I am trying to get the difference between 2 containers but the containers are in a weird structure so I dont know whats the best way to perform a difference on it. One containers type and structure I cannot alter but the others I can(variable delims).

delims = ['on','with','to','and','in','the','from','or']
words = collections.Counter(s.split()).most_common()
# words results in [("the",2), ("a",9), ("diplomacy", 1)]

#I want to perform a 'difference' operation on words to remove all the delims words
descriptive_words = set(words) - set(delims)

# because of the unqiue structure of words(list of tuples) its hard to perform a difference
# on it. What would be the best way to perform a difference? Maybe...

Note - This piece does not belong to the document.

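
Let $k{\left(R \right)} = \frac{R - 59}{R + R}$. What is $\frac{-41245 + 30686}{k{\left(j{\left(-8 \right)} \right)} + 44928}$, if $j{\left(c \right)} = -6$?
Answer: $- \frac{126708}{539201} \approx -0.23499$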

delims = [('on',0),('with',0),('to',0),('and',0),('in',0),('the',0),('from',0),('or',0)]
words = collections.Counter(s.split()).most_common()
descriptive_words = set(words) - set(delims)

# Or maybe
words = collections.Counter(s.split()).most_common()
n_words = []
for w in words:
   n_words.append(w[0])
delims = ['on','with','to','and','in','the','from','or']
descriptive_words = set(n_words) - set(delims)

Answer 1

How about just modifying words by removing all the delimiters?

words = collections.Counter(s.split())
for delim in delims:
    del words[delim]

Answer 2

This I how I would do it:

delims = set(['on','with','to','and','in','the','from','or'])
# ...
descriptive_words = filter(lamdba x: x[0] not in delims, words)

Using the filter method. A viable alternative would be:

delims = set(['on','with','to','and','in','the','from','or'])
# ...
decsriptive_words = [ (word, count) for word,count in words if word not in delims ]

Making sure that the delims are in a set to allow for O(1) lookup.

Answer 3

The simplest answer is to do:

import collections

s = "the a a a a the a a a a a diplomacy"
delims = {'on','with','to','and','in','the','from','or'}
// For older versions of python without set literals:
// delims = set(['on','with','to','and','in','the','from','or'])
words = collections.Counter(s.split())

not_delims = {key: value for (key, value) in words.items() if key not in delims}
// For older versions of python without dict comprehensions:
// not_delims = dict(((key, value) for (key, value) in words.items() if key not in delims))

Which gives us:

{'a': 9, 'diplomacy': 1}

An alternative option is to do it pre-emptively:

import collections

s = "the a a a a the a a a a a diplomacy"
delims = {'on','with','to','and','in','the','from','or'}
counted_words = collections.Counter((word for word in s.split() if word not in delims))

Here you apply the filtering on the list of words before you give it to the counter, and this gives the same result.

Answer 4

If you're iterating through it anyway why bother converting them to sets?

dwords = [delim[0] for delim in delims]
words  = [word for word in words if word[0] not in dwords]

Answer 5

For performance, you can use lambda functions

filter(lambda word: word[0] not in delim, words)